- Born: January 10, 1945 (age 81)
- Occupations: Labor leader; Civil rights activist;
- Children: Michelle, Sheila and Joseph
- Awards: Farmworker Advocate Hall of Fame (2017)

= Lupe Martinez =

American labor leader and civil rights activist

Lupe Martinez (born January 10, 1945) is an American labor leader and civil rights activist. He has spent his entire career advocating for the living and working conditions of migrant and seasonal farm workers.

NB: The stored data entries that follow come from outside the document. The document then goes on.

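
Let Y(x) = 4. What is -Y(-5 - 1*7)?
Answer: -4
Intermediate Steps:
-Y(-5 - 1*7) = -1*4 = -4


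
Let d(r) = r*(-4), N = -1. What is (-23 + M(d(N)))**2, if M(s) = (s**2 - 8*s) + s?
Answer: 1225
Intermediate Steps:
d(r) = -4*r
M(s) = s**2 - 7*s
(-23 + M(d(N)))**2 = (-23 + (-4*(-1))*(-7 - 4*(-1)))**2 = (-23 + 4*(-7 + 4))**2 = (-23 + 4*(-3))**2 = (-23 - 12)**2 = (-35)**2 = 1225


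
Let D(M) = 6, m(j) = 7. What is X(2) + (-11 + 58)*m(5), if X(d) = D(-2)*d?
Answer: 341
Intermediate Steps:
X(d) = 6*d
X(2) + (-11 + 58)*m(5) = 6*2 + (-11 + 58)*7 = 12 + 47*7 = 12 + 329 = 341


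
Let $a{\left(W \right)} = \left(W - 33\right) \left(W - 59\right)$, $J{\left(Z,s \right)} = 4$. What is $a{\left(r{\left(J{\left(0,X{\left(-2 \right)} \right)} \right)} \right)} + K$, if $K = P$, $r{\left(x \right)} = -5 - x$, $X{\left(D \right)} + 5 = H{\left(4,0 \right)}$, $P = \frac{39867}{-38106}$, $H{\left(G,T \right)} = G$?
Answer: $\frac{36263623}{12702} \approx 2855.0$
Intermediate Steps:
$P = - \frac{13289}{12702}$ ($P = 39867 \left(- \frac{1}{38106}\right) = - \frac{13289}{12702} \approx -1.0462$)
$X{\left(D \right)} = -1$ ($X{\left(D \right)} = -5 + 4 = -1$)
$a{\left(W \right)} = \left(-59 + W\right) \left(-33 + W\right)$ ($a{\left(W \right)} = \left(-33 + W\right) \left(-59 + W\right) = \left(-59 + W\right) \left(-33 + W\right)$)
$K = - \frac{13289}{12702} \approx -1.0462$
$a{\left(r{\left(J{\left(0,X{\left(-2 \right)} \right)} \right)} \right)} + K = \left(1947 + \left(-5 - 4\right)^{2} - 92 \left(-5 - 4\right)\right) - \frac{13289}{12702} = \left(1947 + \left(-9\right)^{2} - -828\right) - \frac{13289}{12702} = \left(1947 + 81 + 828\right) - \frac{13289}{12702} = 2856 - \frac{13289}{12702} = \frac{36263623}{12702}$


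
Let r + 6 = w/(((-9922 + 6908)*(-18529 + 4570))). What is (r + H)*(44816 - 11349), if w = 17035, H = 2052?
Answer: 2880846074517677/42072426 ≈ 6.8473e+7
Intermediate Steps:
r = -252417521/42072426 (r = -6 + 17035/(((-9922 + 6908)*(-18529 + 4570))) = -6 + 17035/((-3014*(-13959))) = -6 + 17035/42072426 = -252417521/42072426 ≈ -5.9996)
(r + H)*(44816 - 11349) = (-252417521/42072426 + 2052)*(44816 - 11349) = (86080200631/42072426)*33467 = 2880846074517677/42072426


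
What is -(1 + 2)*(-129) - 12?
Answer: 375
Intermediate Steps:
-(1 + 2)*(-129) - 12 = -1*3*(-129) - 12 = -3*(-129) - 12 = 387 - 12 = 375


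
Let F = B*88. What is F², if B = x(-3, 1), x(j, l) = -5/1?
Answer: 193600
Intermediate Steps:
x(j, l) = -5 (x(j, l) = -5*1 = -5)
B = -5
F = -440 (F = -5*88 = -440)
F² = (-440)² = 193600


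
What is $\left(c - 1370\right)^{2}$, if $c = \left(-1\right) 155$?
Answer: $2325625$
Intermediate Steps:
$c = -155$
$\left(c - 1370\right)^{2} = \left(-155 - 1370\right)^{2} = \left(-1525\right)^{2} = 2325625$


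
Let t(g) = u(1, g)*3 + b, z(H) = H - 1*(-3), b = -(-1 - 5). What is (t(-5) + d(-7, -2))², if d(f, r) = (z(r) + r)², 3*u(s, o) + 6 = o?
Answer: 16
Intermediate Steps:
u(s, o) = -2 + o/3
b = 6 (b = -1*(-6) = 6)
z(H) = 3 + H (z(H) = H + 3 = 3 + H)
t(g) = g (t(g) = (-2 + g/3)*3 + 6 = (-6 + g) + 6 = g)
d(f, r) = (3 + 2*r)² (d(f, r) = ((3 + r) + r)² = (3 + 2*r)²)
(t(-5) + d(-7, -2))² = (-5 + (3 + 2*(-2))²)² = (-5 + (3 - 4)²)² = (-5 + (-1)²)² = (-5 + 1)² = (-4)² = 16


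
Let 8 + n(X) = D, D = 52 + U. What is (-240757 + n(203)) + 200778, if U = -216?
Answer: -40151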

Martinez serves as chairman of the National Farmworker Alliance; chair of MAFO, a national partnership of farmworker and rural organizations; president of the Wisconsin Farmworkers Coalition; chair of the Governor's Council on Migrant Labor in Wisconsin; board member for Farmworker Justice; board member of the National Council of La Raza; and as president and chief executive officer of United Migrant Opportunity Services (UMOS) for over 45 years.

==Early life and career==
Martinez was a migrant worker whose family traveled throughout the Midwest harvesting crops. He was one of 10 siblings in a family of migrant workers and accepted the responsibility of paying bills and managing the family finances. As a young man, Martinez organized and marched side-by-side with Cesar Chavez during the grape boycott of the 1970s.

In 1974, Martinez was appointed as President/CEO of UMOS. At that time, UMOS was a single state, single-focused migrant serving agency only. As of 2019, UMOS is nationally recognized organization, administering over forty programs. UMOS is the largest Hispanic-managed, non-profit organization in Wisconsin, and one of the largest in the United States. UMOS operates throughout the state of Wisconsin, as well as in Minnesota, Missouri, and Texas.

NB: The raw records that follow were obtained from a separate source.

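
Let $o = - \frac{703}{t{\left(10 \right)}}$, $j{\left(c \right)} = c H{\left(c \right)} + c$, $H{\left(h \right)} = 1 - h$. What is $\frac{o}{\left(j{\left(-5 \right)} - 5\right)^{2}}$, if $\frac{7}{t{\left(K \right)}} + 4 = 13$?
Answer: $- \frac{6327}{11200} \approx -0.56491$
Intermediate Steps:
$j{\left(c \right)} = c + c \left(1 - c\right)$ ($j{\left(c \right)} = c \left(1 - c\right) + c = c + c \left(1 - c\right)$)
$t{\left(K \right)} = \frac{7}{9}$ ($t{\left(K \right)} = \frac{7}{-4 + 13} = \frac{7}{9}$)
$o = - \frac{6327}{7}$ ($o = - \frac{703}{\frac{7}{9}} = \left(-703\right) \frac{9}{7} = - \frac{6327}{7} \approx -903.86$)
$\frac{o}{\left(j{\left(-5 \right)} - 5\right)^{2}} = - \frac{6327}{7 \left(- 5 \left(2 - -5\right) - 5\right)^{2}} = - \frac{6327}{7 \left(- 5 \left(2 + 5\right) - 5\right)^{2}} = - \frac{6327}{7 \left(\left(-5\right) 7 - 5\right)^{2}} = - \frac{6327}{7 \left(-35 - 5\right)^{2}} = - \frac{6327}{7 \left(-40\right)^{2}} = - \frac{6327}{7 \cdot 1600} = \left(- \frac{6327}{7}\right) \frac{1}{1600} = - \frac{6327}{11200}$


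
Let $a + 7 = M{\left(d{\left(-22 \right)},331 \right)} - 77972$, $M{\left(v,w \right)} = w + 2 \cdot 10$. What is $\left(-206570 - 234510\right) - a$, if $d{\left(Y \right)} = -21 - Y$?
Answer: $-363452$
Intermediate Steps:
$M{\left(v,w \right)} = 20 + w$ ($M{\left(v,w \right)} = w + 20 = 20 + w$)
$a = -77628$ ($a = -7 + \left(\left(20 + 331\right) - 77972\right) = -7 + \left(351 - 77972\right) = -7 - 77621 = -77628$)
$\left(-206570 - 234510\right) - a = \left(-206570 - 234510\right) - -77628 = \left(-206570 - 234510\right) + 77628 = -441080 + 77628 = -363452$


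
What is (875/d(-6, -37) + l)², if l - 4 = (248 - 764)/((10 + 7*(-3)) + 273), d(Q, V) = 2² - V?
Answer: 15758031961/28847641 ≈ 546.25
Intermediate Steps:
d(Q, V) = 4 - V
l = 266/131 (l = 4 + (248 - 764)/((10 + 7*(-3)) + 273) = 4 - 516/((10 - 21) + 273) = 4 - 516/(-11 + 273) = 4 - 516/262 = 4 - 516*1/262 = 4 - 258/131 = 266/131 ≈ 2.0305)
(875/d(-6, -37) + l)² = (875/(4 - 1*(-37)) + 266/131)² = (875/(4 + 37) + 266/131)² = (875/41 + 266/131)² = (125531/5371)² = 15758031961/28847641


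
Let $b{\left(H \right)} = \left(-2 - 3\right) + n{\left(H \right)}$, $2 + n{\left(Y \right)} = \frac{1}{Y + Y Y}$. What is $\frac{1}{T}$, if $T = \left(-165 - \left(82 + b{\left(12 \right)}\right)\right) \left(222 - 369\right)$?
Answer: $\frac{52}{1834609} \approx 2.8344 \cdot 10^{-5}$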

Martinez is a member of the executive committee of the Milwaukee Area Workforce Investment Board. Every month, 20,000 people, on average, walk through the doors of the UMOS Job Center in Milwaukee for employment related services. Martinez founded the Latina Resource Center, the first and is still the only comprehensive center that provides domestic violence, sexual assault and human trafficking supportive services under one roof, targeted to Hispanic women.

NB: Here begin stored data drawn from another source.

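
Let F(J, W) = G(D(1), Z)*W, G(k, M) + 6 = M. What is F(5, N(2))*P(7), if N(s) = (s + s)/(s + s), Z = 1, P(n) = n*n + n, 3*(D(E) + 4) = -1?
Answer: -280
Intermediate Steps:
D(E) = -13/3 (D(E) = -4 + (⅓)*(-1) = -4 - ⅓ = -13/3)
P(n) = n + n² (P(n) = n² + n = n + n²)
N(s) = 1 (N(s) = (2*s)/((2*s)) = (2*s)*(1/(2*s)) = 1)
G(k, M) = -6 + M
F(J, W) = -5*W (F(J, W) = (-6 + 1)*W = -5*W)
F(5, N(2))*P(7) = (-5*1)*(7*(1 + 7)) = -35*8 = -5*56 = -280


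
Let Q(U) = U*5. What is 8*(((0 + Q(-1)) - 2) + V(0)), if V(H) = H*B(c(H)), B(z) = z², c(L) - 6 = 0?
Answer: -56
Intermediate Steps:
Q(U) = 5*U
c(L) = 6 (c(L) = 6 + 0 = 6)
V(H) = 36*H (V(H) = H*6² = H*36 = 36*H)
8*(((0 + Q(-1)) - 2) + V(0)) = 8*(((0 + 5*(-1)) - 2) + 36*0) = 8*(((0 - 5) - 2) + 0) = 8*((-5 - 2) + 0) = 8*(-7 + 0) = 8*(-7) = -56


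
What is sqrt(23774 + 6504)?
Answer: sqrt(30278) ≈ 174.01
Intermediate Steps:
sqrt(23774 + 6504) = sqrt(30278)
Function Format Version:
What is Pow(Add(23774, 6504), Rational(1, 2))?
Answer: Pow(30278, Rational(1, 2)) ≈ 174.01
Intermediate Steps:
Pow(Add(23774, 6504), Rational(1, 2)) = Pow(30278, Rational(1, 2))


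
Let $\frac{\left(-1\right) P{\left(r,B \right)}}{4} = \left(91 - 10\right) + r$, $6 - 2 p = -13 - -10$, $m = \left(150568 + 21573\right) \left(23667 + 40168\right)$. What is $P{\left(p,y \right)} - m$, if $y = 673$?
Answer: $-10988621077$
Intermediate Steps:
$m = 10988620735$ ($m = 172141 \cdot 63835 = 10988620735$)
$p = \frac{9}{2}$ ($p = 3 - \frac{-13 - -10}{2} = 3 - \frac{-13 + 10}{2} = 3 - - \frac{3}{2} = 3 + \frac{3}{2} = \frac{9}{2} \approx 4.5$)
$P{\left(r,B \right)} = -324 - 4 r$ ($P{\left(r,B \right)} = - 4 \left(\left(91 - 10\right) + r\right) = - 4 \left(81 + r\right) = -324 - 4 r$)
$P{\left(p,y \right)} - m = \left(-324 - 18\right) - 10988620735 = -342 - 10988620735 = -10988621077$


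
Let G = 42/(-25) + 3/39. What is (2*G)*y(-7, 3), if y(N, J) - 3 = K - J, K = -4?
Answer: 4168/325 ≈ 12.825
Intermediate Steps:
y(N, J) = -1 - J (y(N, J) = 3 + (-4 - J) = -1 - J)
G = -521/325 (G = 42*(-1/25) + 3*(1/39) = -42/25 + 1/13 = -521/325 ≈ -1.6031)
(2*G)*y(-7, 3) = (2*(-521/325))*(-1 - 1*3) = -1042*(-1 - 3)/325 = -1042/325*(-4) = 4168/325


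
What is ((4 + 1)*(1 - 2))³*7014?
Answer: -876750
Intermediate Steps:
((4 + 1)*(1 - 2))³*7014 = (5*(-1))³*7014 = (-5)³*7014 = -125*7014 = -876750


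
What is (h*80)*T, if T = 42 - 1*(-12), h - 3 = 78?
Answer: 349920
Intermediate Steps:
h = 81 (h = 3 + 78 = 81)
T = 54 (T = 42 + 12 = 54)
(h*80)*T = (81*80)*54 = 6480*54 = 349920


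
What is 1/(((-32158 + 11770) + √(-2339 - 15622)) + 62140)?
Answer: 41752/1743247465 - I*√17961/1743247465 ≈ 2.3951e-5 - 7.6879e-8*I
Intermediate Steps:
1/(((-32158 + 11770) + √(-2339 - 15622)) + 62140) = 1/((-20388 + √(-17961)) + 62140) = 1/((-20388 + I*√17961) + 62140) = 1/(41752 + I*√17961)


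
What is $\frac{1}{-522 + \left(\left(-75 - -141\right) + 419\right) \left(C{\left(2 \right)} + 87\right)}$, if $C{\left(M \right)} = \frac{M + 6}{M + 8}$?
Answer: $\frac{1}{42061} \approx 2.3775 \cdot 10^{-5}$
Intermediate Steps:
$C{\left(M \right)} = \frac{6 + M}{8 + M}$
$\frac{1}{-522 + \left(\left(-75 - -141\right) + 419\right) \left(C{\left(2 \right)} + 87\right)} = \frac{1}{-522 + \left(\left(-75 - -141\right) + 419\right) \left(\frac{6 + 2}{8 + 2} + 87\right)} = \frac{1}{-522 + \left(\left(-75 + 141\right) + 419\right) \left(\frac{1}{10} \cdot 8 + 87\right)} = \frac{1}{-522 + \left(66 + 419\right) \left(\frac{1}{10} \cdot 8 + 87\right)} = \frac{1}{-522 + 485 \left(\frac{4}{5} + 87\right)} = \frac{1}{-522 + 485 \cdot \frac{439}{5}} = \frac{1}{-522 + 42583} = \frac{1}{42061}$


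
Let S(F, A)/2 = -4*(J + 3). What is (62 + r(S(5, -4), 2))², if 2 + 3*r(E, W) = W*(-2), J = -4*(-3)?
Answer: 3600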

In 1993, Martinez was a pallbearer of Cesar Chavez' casket for his "final march" of 40 acres on the land where Chavez hosted his first fast that brought the farm workers movement national attention. In 2002, Martinez worked with the Racine Unified School District to found the Cesar Chavez School of Excellence, a public charter school.

Martinez was appointed to the Wisconsin Council on Migrant Labor by Governor Jim Doyle, and reappointed to the committee by Governor Scott Walker. Martinez was also appointed to the State Advisory Council on Early Childhood Education and Care.

=== Awards and honors ===
In April 2014, Lupe Martinez presented the MAFO Lifetime Achievement Award to Arturo Rodriguez who succeeded Cesar Chavez as President of United Farmworkers.

Martinez received the Lifetime Achievement Award presented by the Hispanic Professionals of Greater Milwaukee. Martinez was honored with the Cesar Chavez Humanitarian Award from the widow of Chavez, and received the World Citizen Award from the International Institute of Wisconsin. In 2015, Martinez was named as a "Champion for Migrant Workers" by the Spanish Journal.

In 2016, Martinez was named as "the most influential Latino in the state of Wisconsin" by OnMilwaukee. In 2017, Martinez was inducted into the Farmworker Advocate Hall of Fame. In a tribute to UMOS on its 50th anniversary, Congresswoman Gwen Moore said of Lupe Martinez during a session of Congress that "Mr. Martinez is dedicated to advocating and providing programs and services to improve employment, provide education opportunities as well as health and housing supports for UMOS' clientele whether they are migrant and seasonal farm workers or other underserved populations." Madison365 wrote that Martinez would be a highly eligible candidate should he seek the office of Governor of Wisconsin.

Martinez is depicted with the faces of other Latino leaders in the mural at Shorewood High School.